While Gretchen was doing the initial (non-ChatGPT-aided) research on that issue, I was tackling another household chore. After over nineteen years of use, the temperature sensor in the homebrewed hydronic solar panel on our roof had failed, and now the controller in the basement had no idea what temperature the panel was reaching. These days when I use microcontrollers to measure temperatures, I often use a tiny device that determines temperature and then sends the information to the microcontroller via the I2C bus. This works great, because it provides accuracy and precision that I do not need to figure out experimentally, and often provides other information as well (such as humidity and barometric pressure). But the environment inside a solar panel is very different from the ones we normally inhabit. Temperatures routinely rise above the boiling point of water, and the panel is about 80 feet from the sensor down a long cable. A normal I2C sensor wouldn't last anywhere close to 19 years inside a solar panel, and even if it did, it wouldn't be able to send data down an 80 foot long wire. Back when I built the solar hydonic system, I used much cruder technology to read temperatures. I used a simple device that provided a variable resistance depending on the temperature, and I used that as one leg of a dual-resistor voltage divider whose voltage was applied to an analog input on an Arduino pin. I then had to figure out what voltages corresponded to what temperatures. But the great thing about this system was that it worked fine at the end of an 80 foot cable, and the temperature sensors seemed to work okay even in the sauna inside the solar panel. It turned out that I still had four of these sensors left from when I initially bought them from Mouser Electronics over 19 years ago. I attached a new one to a pair of wires and insulated everything with shrink tubing. Then I climbed up onto the solar deck (using a shovel to get rid of snow) and then used a drill to make a hole into the solar panel to place the new sensor close to where the old one had been. It started working right away and even seemed to be producing the correct temperatures.
This afternoon was basically a repeat of what I'd done yesterday, though this time without pseudoephedrine.

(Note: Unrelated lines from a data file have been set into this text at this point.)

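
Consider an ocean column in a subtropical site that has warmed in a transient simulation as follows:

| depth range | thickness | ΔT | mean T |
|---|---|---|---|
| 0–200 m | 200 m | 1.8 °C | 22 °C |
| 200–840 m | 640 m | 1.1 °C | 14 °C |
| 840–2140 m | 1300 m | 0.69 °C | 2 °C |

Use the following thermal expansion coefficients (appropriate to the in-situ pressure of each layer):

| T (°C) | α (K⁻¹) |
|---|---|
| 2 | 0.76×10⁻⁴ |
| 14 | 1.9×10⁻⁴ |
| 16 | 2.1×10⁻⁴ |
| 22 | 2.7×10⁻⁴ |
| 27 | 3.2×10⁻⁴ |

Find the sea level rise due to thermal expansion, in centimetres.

Δh = 30 cm

Layer 1 at 22 °C → α = 2.7×10⁻⁴ K⁻¹
Layer 2 at 14 °C → α = 1.9×10⁻⁴ K⁻¹
Layer 3 at 2 °C → α = 0.76×10⁻⁴ K⁻¹
200 × 2.7×10⁻⁴ × 1.8 = 0.09720 m
Layer 2: 1.1 × 640 × 1.9×10⁻⁴ = 0.13376 m
840–2140 m: 0.76×10⁻⁴ × 1300 × 0.69 = 0.068172 m
Δh = 0.09720 + 0.13376 + 0.068172 = 0.299132 m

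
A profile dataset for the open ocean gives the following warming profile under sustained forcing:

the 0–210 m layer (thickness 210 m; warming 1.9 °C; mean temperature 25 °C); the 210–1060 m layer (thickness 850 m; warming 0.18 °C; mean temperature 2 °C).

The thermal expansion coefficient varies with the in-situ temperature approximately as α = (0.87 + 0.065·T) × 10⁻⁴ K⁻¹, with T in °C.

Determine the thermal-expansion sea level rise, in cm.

11.5 cm of thermosteric rise

Layer 1: α = (0.87 + 0.065×25)×10⁻⁴ = 2.495×10⁻⁴ K⁻¹
Layer 2: α = (0.87 + 0.065×2)×10⁻⁴ = 1×10⁻⁴ K⁻¹
0–210 m: 210 × 2.495×10⁻⁴ × 1.9 = 0.0995505 m
210–1060 m: 1×10⁻⁴ × 0.18 × 850 = 0.01530 m
Δh = 0.0995505 + 0.01530 = 0.1148505 m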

I eventually found a fairly serious bug in the FRAM dump code that seemed to be the source of much of my garbled data. And I celebrated that by painting a few small areas on the laboratory floor that were bothering me. This cycle repeated several times, and before long it was dark outside.

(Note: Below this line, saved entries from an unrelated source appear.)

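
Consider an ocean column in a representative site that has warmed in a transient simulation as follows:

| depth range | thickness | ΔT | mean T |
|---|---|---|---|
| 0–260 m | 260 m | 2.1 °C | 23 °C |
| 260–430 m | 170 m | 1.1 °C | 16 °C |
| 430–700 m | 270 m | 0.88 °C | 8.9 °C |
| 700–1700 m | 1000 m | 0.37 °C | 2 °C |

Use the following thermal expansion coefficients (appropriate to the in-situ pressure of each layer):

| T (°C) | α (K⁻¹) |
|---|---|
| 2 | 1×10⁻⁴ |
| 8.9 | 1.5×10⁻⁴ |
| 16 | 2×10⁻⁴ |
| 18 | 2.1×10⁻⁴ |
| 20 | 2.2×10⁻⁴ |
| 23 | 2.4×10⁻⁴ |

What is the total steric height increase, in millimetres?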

This evening, Gretchen and I drove to the Garden Café in Woodstock to meet Lynne and Gregg for dinner. They'd rescheduled for fifteen minutes later at the last minute, so we went to the Hurley Ridge Hannaford for important staples along the way. We would end up going back there on the way home as well to buy supplies for making a gluten-free chocolate cake after we learned over dinner that tomorrow is Lynne's birthday.

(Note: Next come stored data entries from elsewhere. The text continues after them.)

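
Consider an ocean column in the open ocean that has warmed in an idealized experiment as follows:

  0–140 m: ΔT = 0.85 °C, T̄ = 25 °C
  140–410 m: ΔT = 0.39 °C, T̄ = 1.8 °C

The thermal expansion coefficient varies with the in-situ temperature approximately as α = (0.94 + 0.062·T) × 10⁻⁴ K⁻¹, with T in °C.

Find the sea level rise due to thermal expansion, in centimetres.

4.07 cm of thermosteric rise

Layer 1: α = (0.94 + 0.062×25)×10⁻⁴ = 2.49×10⁻⁴ K⁻¹
Layer 2: α = (0.94 + 0.062×1.8)×10⁻⁴ = 1.0516×10⁻⁴ K⁻¹
0–140 m: 0.85 × 140 × 2.49×10⁻⁴ = 0.029631 m
Layer 2: 270 × 0.39 × 1.0516×10⁻⁴ = 0.011073348 m
Δh = 0.029631 + 0.011073348 = 0.040704348 m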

Other things we talked about over dinner included the story of a patient of Gregg's who committed suicide while Gregg was his psychotherapist. Then there was the story of one of their kids almost being scammed by a Nigerian. (I assume the scammer was Nigerian, since the scam was to obtain Apple gift cards.) It seems this daughter got an email from her boss from an unexpected address, which that email acknowledged and said was temporary. Then another email from that same address said that the boss was planning on surprising everyone in the company with Apple gift cards as a Christmas bonus. Before Lynne & Gregg's daughter acted on the request to buy those gift cards, she felt the need to clarify what exactly was being asked. So she pasted the conversation into ChatGPT, which immediately told her that this had the hallmarks of a very common scam. She'd been saved from being scammed by ChatGPT!